Linda Falkenstein
The opening night of the Isthmus Food & Wine Festival was filled with demonstrations and competitions.
On the first night of the Isthmus Food & Wine Festival, I was lucky enough to wander into two food world premieres -- the very first public tastings of two new locally made products that were both terrific. It was just luck.
I will admit that I went to the festival Friday night unprepared. I arrived early to help with setup. What I should have been doing was looking at the exhibitor list and mapping out a "must see" route through Exhibition Hall. Instead, from the time the doors opened at 5 p.m. until shortly before close at 9 p.m., I wandered from booth to booth and barely made a dent.
One nice thing about a festival of this size is that it's easy to talk to the people who are bringing you (and usually conceiving of, and making) the food -- and wine -- and beer -- and spirits. (Possibly if I'd done less talking, I would have made it to more of the wine booths.)
I met Pam Balke of Auntie Pam's Bakery, whose breads, cookies and other baked good are newly for sale at the Westgate Hy-Vee, but also at the Hilldale and Northside farmers' markets. She's been selling at my own neighborhood farmers' market, where apparently I'm so focused on veggies I've always missed her stand. Balke's gluten-free cheese bread was a standout.
Auntie Pam's bread was also the base for a wonderful meat stew from Wisconsin Meadows 100% grass-fed beef from the Wisconsin Grass-fed Beef Cooperative, a coalition of small family farms who believe in pastured, naturally-raised cattle. Their beef is sold at the Willy Street Co-op, Metcalfe's, and the Regent Market Co-op, and served at Harvest and other restaurants around town.
Bartlett Durand of Conscious Carnivore was sampling locally and naturally raised turkey, and no, it is not too early to be ordering the Thanksgiving bird.

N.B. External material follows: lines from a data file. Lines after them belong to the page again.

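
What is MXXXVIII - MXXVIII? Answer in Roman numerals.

MXXXVIII = 1038
MXXVIII = 1028
1038 - 1028 = 10

X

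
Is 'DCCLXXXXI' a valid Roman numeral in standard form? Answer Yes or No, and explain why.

'DCCLXXXXI': More than 3 consecutive X's

No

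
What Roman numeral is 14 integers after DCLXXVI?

DCLXXVI = 676
676 + 14 = 690

DCXC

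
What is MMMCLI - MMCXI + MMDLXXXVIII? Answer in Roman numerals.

MMMCLI = 3151, MMCXI = 2111, MMDLXXXVIII = 2588
3151 - 2111 = 1040
1040 + 2588 = 3628

MMMDCXXVIII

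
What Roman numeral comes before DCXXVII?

DCXXVII = 627; previous is 626

DCXXVI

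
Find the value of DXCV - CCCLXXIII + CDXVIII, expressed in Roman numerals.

DXCV = 595, CCCLXXIII = 373, CDXVIII = 418
595 - 373 = 222
222 + 418 = 640

DCXL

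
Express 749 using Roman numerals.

Convert 749 to Roman numerals:
  749 contains 1×500 (D)
  249 contains 2×100 (CC)
  49 contains 1×40 (XL)
  9 contains 1×9 (IX)

DCCXLIX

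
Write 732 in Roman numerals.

Convert 732 to Roman numerals:
  732 contains 1×500 (D)
  232 contains 2×100 (CC)
  32 contains 3×10 (XXX)
  2 contains 2×1 (II)

DCCXXXII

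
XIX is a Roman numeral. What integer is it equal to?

XIX: X=10, IX=9
10 + 9 = 19

19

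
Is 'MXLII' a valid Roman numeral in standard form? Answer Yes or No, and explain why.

'MXLII': Check the rules: uses only the symbols I, V, X, L, C, D, M; no symbol is repeated more than three times in a row; V, L and D each appear at most once; the only place a smaller symbol precedes a larger one is the allowed subtractive pair XL, the symbol right after such a pair (if any) is smaller than the pair's first symbol, and otherwise the values never increase from left to right. Value: M (1000) + XL (40) + I (1) + I (1) = 1042. So it is a valid standard Roman numeral.

Yes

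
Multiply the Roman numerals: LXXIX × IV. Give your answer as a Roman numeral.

LXXIX = 79
IV = 4
79 × 4 = 316

CCCXVI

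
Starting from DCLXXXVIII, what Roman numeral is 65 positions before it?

DCLXXXVIII = 688
688 - 65 = 623

DCXXIII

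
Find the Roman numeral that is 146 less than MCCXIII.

MCCXIII = 1213
1213 - 146 = 1067

MLXVII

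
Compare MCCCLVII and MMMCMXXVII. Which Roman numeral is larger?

MCCCLVII = 1357
MMMCMXXVII = 3927
3927 is larger

MMMCMXXVII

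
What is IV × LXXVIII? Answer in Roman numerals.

IV = 4
LXXVIII = 78
4 × 78 = 312

CCCXII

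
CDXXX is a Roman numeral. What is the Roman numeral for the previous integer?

CDXXX = 430; previous is 429

CDXXIX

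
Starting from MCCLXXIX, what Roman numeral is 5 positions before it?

MCCLXXIX = 1279
1279 - 5 = 1274

MCCLXXIV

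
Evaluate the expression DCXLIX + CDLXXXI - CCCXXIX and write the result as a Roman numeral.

DCXLIX = 649, CDLXXXI = 481, CCCXXIX = 329
649 + 481 = 1130
1130 - 329 = 801

DCCCI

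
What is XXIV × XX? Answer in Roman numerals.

XXIV = 24
XX = 20
24 × 20 = 480

CDLXXX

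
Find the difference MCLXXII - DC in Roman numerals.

MCLXXII = 1172
DC = 600
1172 - 600 = 572

DLXXII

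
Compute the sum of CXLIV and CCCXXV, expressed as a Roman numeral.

CXLIV = 144
CCCXXV = 325
144 + 325 = 469

CDLXIX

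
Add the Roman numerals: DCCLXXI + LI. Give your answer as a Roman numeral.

DCCLXXI = 771
LI = 51
771 + 51 = 822

DCCCXXII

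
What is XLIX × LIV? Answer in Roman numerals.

XLIX = 49
LIV = 54
49 × 54 = 2646

MMDCXLVI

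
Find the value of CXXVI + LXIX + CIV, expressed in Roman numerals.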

I talked to Daphne Jones at the Glorious Malone's Fine Sausage booth. This Milwaukee-area business that specializes in patés and headcheese started over 30 years ago out of a grocery store, with a headcheese recipe that had its roots not in Milwaukee's German community, but in its African American community. Malone's recipes have some kick to them -- there's a country paté and one that comes jazzy hot; there's a hot and mild headcheese, too. Jones reports that they are on the verge of entering the Madison market.
Rick Gerondale of Brocach was on hand with his brand-new Hopicana IPA, brewed in collaboration with Ryan Koga at Karben4, from Gerondale's recipe. "I had a hop profile in mind; Ryan tightened it up," says Gerondale. "I wanted the Citra (hops), and the pineapple and mango to come through." Gerondale also had a Brocach-specific pale ale on hand, also brewed at Karben4. (They're also available at "some Barriques" and the Blackhawk Country Club, he says.)
The other first-day launch I had the opportunity to sample was burritos from Checo's, which come in steak, a pork verde, and an egg and chorizo, and are available at The Market at Sequoya Commons (515 S. Midvale) and soon at Metcalfe's. The plump burrito had the fresh feeling of a just-off-the-assembly-line at Chipotle, though they come frozen.
Chicago-based SuckerPunch Gourmet brought its three-item line: pickles, ketchup, and Bloody Mary mix, all notable for a nice clean lineup on their ingredient labels, and a vinegary punch in the flavor. Pickles are sold at Whole Foods; if you want the ketchup (and I think you might), bring a bottle home with you from the fest.
In between wine samples (from the all-Australian importer Epicurean Wines, Rutherford Wine Company of California, Lake Mills' Lewis Station Winery) I gathered some knife skill hints from Chef Paul Tseng of the Willy Street Co-op (he was discussing pickling, but so much depends upon knife skills, really), saw Ruben Mendez of L'Etoile win the Iron Sommelier contest, and managed to sneak samples from the tail end of the Mac & Cheese Smackdown and Brocach chef Chris Swenson's lamb carpaccio demo.
This is what took up four hours, which is again the running time of the fest on Saturday, from 2-6 p.m. So if you're headed to the Alliant Energy Center, map out a strategy beforehand, working in special sessions like the home chef holiday side dish competition at 2 p.m., the pizza demo from Salvatore's Michael Liotta at 2:45 p.m., or Elizabeth Dahl from Nostrano at 3:45 p.m.